12 Classic Archetypes in Branding
There are 12 classic archetypes according to psychologist Carl Jung and understanding their role helps to create a deep connection with their target market. These archetypes cover the spectrum, from those that convey comfort to others to those that create excitement and push boundaries.
Choosing the right archetype for your business or personal branding is essential. Today we talk about the Creator, or the Artist archetype that is also known as Inventor, Innovator, Musician, Writer and Dreamer, with a few examples from the history and nowadays. We will also explore if the creator archetype fits your brand and how you can apply it to create a stronger brand identity.

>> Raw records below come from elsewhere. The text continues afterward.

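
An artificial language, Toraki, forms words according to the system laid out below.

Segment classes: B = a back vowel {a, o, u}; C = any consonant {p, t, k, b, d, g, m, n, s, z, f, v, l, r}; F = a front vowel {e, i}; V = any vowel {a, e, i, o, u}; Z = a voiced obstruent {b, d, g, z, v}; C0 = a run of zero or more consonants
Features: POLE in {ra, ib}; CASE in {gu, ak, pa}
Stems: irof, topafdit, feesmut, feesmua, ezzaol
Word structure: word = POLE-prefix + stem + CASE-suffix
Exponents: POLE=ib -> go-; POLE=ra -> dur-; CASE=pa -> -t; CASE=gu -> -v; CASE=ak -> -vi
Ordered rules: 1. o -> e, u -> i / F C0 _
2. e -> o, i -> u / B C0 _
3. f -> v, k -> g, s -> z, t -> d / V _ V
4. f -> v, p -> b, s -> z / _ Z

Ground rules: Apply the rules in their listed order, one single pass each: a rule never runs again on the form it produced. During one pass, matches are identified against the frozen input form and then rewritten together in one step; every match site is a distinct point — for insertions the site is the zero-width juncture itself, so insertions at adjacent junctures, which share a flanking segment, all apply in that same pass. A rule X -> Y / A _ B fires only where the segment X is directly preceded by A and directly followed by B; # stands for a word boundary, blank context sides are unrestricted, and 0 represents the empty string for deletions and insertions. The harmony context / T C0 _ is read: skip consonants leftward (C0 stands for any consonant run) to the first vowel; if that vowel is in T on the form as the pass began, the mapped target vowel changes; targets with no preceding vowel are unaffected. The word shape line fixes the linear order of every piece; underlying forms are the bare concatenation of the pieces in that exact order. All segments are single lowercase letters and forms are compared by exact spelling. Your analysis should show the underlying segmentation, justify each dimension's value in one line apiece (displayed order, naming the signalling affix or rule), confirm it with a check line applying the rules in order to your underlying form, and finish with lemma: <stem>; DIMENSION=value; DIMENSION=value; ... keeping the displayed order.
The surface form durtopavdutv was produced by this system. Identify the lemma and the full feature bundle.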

Creator Archetype Characteristics
“Every child is an artist, the problem is staying an artist when you grow up.” — Pablo Picasso
Motto: If you can imagine it, you can do it
Basic desire: to create things that remain in time
Objective: to realize a vision
Greater fear: poor vision or performance
Strategy: developing artistic skills
Weakness: perfectionism, poor solutions
Talent: creativity and execution
Essential qualities: authentic, visionary, passionate, expressive
Call: Daydreams paired with flashes of inspiration and a capacity for deep focus. An adversity to stasis. A desire to do things beautifully. A need to change. A desire to express oneself.
Setting: Imaginative, beautiful, well designed, full of art, music, abstract ideas, inspiring things, freedom, thinking out of the box, unusual, different, metaphoric, stylish. Heaven.
Shadow: Irrelevant, irresponsible, or destructive creativity. They may ignore reality. They may do everything for their art. They may want to play God.
Stages: Creativity is limited by what is known. Following own voice. Creation expresses personal genius.
Characters: Iris Apfel, Willy Wonka, Alexander McQueen
Brands: Lego, Adobe, Apple, Sony, Swatch, Crayola, Canon, Nintendo, youtube, Pinterest
Creator Archetype: Examples from History
The Creator archetype is one of the most exciting archetypes with loads of vibrant examples among brands and personas. Think Pablo Picasso and Vincent van Gogh, both of whom have developed unique through their self expression and dedication to art. Regardless living rather difficult lives and often balancing on the edge of madness, both of them have become prominent figures in the history of art.
“Don’t think. Thinking is the enemy of creativity. It’s self-conscious and anything self-conscious is lousy. You can’t try to do things. You simply must do things.”- Ray Bradbury
In other artistic spheres we can think of fashion illustrators and fashion designers like Alexander McQueen as well as celebrities like Adele and Bjork. Composers like Ludwig van Beethoven, Amadeus Mozart and Johann Sebastian Bach shared the compulsion to be continually working and creating and constantly nurturing their talents and creativity.
Technology innovators like Steve Jobs are revered in modern culture, although they seem very different from the artistic heroes.
“Creativity is just connecting things. When you ask creative people how they did something, they feel a little guilty because they didn’t really do it, they just saw something. It seemed obvious to them after a while.”-Steve Jobs
Creator Archetype Example: Mr. Doodle
Mr Doodle is definitely one of the most vibrant modern examples of the Creator archetype. Not only he has created a strong personal brand around doodling, he successfully incorporates his brand in everything he does. Just one glance at Sam Cox is enough to recognize him – all of his clothes, his backpack and anything else he wears are covered with doodles. He is surrounded by spaces he has decorated with doodles and even his travel photos become canvases for his art.
He skillfully uses social media to share his final work as well as the process of creation and we get to see him as a performer. His time lapse videos are mesmerizing and his playful character and red hair just add to his image of a modern creator. His unique and recognizable style Has gained him worldwide recognition collaboration and collaboration with brands like Fendi, Hello Kitty and many others.
The creator archetype may be right for your brand if:
- it promotes self-expression, gives customers choices and options, helps foster innovation or is artistic in design
- you want to differentiate it from a “do-it-all” brand that leaves little room for the imagination
- your product has a do-it-yourself aspect that saves money
- your customer has the time to be creative
- your organisation has a creative culture
- help customers express or create, and foster their imagination.
The Creator archetype is great for brands that encourage self-expression, foster innovation, are artistic, have an element of ‘do-it-yourself’, are related to learning and development, or are in creative fields like marketing, public relations or the arts.